The recall metric provides information about the model's ability to predict positive samples. It is defined as the ratio of a correctly classified positive class (TP) divided by the total number of instances which are actually positive (TP+FN).

We want our true positives and negatives to be maximized and false positives and negatives to be minimized.

Classification is the process of categorizing a given set of data into classes. Types of problems with two class labels are called binary classification.

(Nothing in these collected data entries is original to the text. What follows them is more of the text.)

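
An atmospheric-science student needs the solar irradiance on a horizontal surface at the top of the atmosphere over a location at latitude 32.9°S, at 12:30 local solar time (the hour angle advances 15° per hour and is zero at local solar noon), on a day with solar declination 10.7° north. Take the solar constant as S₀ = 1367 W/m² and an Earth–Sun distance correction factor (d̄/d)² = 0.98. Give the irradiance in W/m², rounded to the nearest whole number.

Hour angle H = 15° × (12.5 − 12) = 7.50°.
With φ = -32.9°, δ = 10.7°, H = 7.50°: sin φ sin δ = -0.1008, cos φ cos δ cos H = 0.8180, so cos θ_z = 0.7172.
Top-of-atmosphere irradiance = S₀ (d̄/d)² cos θ_z = 1367 × 0.98 × 0.7172 = 960.80 W/m².

961 W/m²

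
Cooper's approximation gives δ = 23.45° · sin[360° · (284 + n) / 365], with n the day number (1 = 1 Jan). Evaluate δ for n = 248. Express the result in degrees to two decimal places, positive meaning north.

360 × (284 + 248) / 365 = 524.712°; sin(524.712°) = 0.2637.
δ = 23.45 × 0.2637 = 6.184° ≈ +6.18°.

+6.18°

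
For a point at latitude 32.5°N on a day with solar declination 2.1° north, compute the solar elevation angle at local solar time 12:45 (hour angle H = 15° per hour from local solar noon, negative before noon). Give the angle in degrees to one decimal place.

Hour angle H = 15° × (12.75 − 12) = 11.25°.
cos θ_z = sin φ sin δ + cos φ cos δ cos H = (0.5373)(0.0366) + (0.8434)(0.9993)(0.9808) = 0.8463.
θ_z = arccos(0.8463) = 32.19°, so the elevation is 90° − 32.19° = 57.81°.

57.8°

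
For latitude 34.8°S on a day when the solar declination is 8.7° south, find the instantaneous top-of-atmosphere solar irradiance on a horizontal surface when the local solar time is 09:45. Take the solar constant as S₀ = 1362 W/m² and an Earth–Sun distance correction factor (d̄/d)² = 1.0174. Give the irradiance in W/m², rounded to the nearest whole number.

Hour angle H = 15° × (9.75 − 12) = -33.75°.
With φ = -34.8°, δ = -8.7°, H = -33.75°: sin φ sin δ = 0.0863, cos φ cos δ cos H = 0.6749, so cos θ_z = 0.7612.
Top-of-atmosphere irradiance = S₀ (d̄/d)² cos θ_z = 1362 × 1.0174 × 0.7612 = 1054.79 W/m².

1055 W/m²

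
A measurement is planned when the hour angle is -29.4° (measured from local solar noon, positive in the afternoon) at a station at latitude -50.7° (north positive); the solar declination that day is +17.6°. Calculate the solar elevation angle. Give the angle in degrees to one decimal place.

17.0°

cos θ_z = sin φ sin δ + cos φ cos δ cos H = (-0.7738)(0.3024) + (0.6334)(0.9532)(0.8712) = 0.2920.
θ_z = arccos(0.2920) = 73.02°, so the elevation is 90° − 73.02° = 16.98°.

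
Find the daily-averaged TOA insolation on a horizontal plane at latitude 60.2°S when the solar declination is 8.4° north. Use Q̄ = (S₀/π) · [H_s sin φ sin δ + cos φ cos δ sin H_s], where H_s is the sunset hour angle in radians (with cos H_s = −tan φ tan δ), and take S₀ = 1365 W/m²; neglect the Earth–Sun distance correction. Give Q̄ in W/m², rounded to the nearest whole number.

134 W/m²

The sunset hour angle satisfies cos H_s = −tan φ tan δ = 0.2578, giving H_s = 75.06°. In radians, H_s = 1.3100.
H_s sin φ sin δ = 1.3100 × -0.8678 × 0.1461 = -0.1661.
cos φ cos δ sin H_s = 0.4970 × 0.9893 × 0.9662 = 0.4751.
Q̄ = (1365/π) × (-0.1661 + 0.4751) = 434.49 × 0.3090 = 134.26 W/m².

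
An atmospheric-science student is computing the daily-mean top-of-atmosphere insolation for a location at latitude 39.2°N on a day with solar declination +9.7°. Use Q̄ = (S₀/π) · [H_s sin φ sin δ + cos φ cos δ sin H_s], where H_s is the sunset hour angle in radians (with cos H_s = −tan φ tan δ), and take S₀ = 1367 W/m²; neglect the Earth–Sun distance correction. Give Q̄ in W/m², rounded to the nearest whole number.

408 W/m²

cos H_s = −tan(39.2°) · tan(9.7°) = -0.1394, so H_s = arccos(-0.1394) = 98.01°. In radians, H_s = 1.7106.
H_s sin φ sin δ = 1.7106 × 0.6320 × 0.1685 = 0.1822.
cos φ cos δ sin H_s = 0.7749 × 0.9857 × 0.9902 = 0.7563.
Q̄ = (1367/π) × (0.1822 + 0.7563) = 435.13 × 0.9385 = 408.37 W/m².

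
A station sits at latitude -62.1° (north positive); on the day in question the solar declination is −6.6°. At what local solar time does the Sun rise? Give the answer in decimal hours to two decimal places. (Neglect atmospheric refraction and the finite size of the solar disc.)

The sunset hour angle satisfies cos H_s = −tan φ tan δ = -0.2185, giving H_s = 102.62°.
Sunrise is at 12 − H_s/15 = 12 − 6.841 = 5.159 h local solar time.

5.16 h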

Unlike linear regression, logistic regression does not need a linear relationship between input and output variables. In the confusion matrix, we want our true positives and negatives maximized and false positives and negatives minimized.

Hyper-planes are multidimensional planes that exist in four or more dimensions. If we try to solve a classification problem with more than three features using the SVM algorithm, it uses a hyper-plane that clearly distinguishes the different classes.

If the hyper-planes are linear, the SVM is called linear kernel SVM. Polynomial kernel or other advanced SVMs used for non-linear hyper-planes. The F1 score is also known as the F measure. It indicates the equilibrium between precision and recall.

Binary classification refers to classification tasks that have two class labels. Spam detection is an example of binary classification where the output is restricted to two labels, spam or non-spam.

If only one dataset is available, it needs to be split into train and test data. To do this, the train_test_split() function from sklearn can be used.

The support vector machine algorithm (SVM) can be used for classification and regression problems, but mostly for classification problems. SVM uses decision boundaries to separate classes. In the data, the target variable needs to be converted to a numerical type if it is categorical. SVM algorithm uses hyper-planes if there are more than three features. So, a hyper-plane is a space with higher than three dimensions.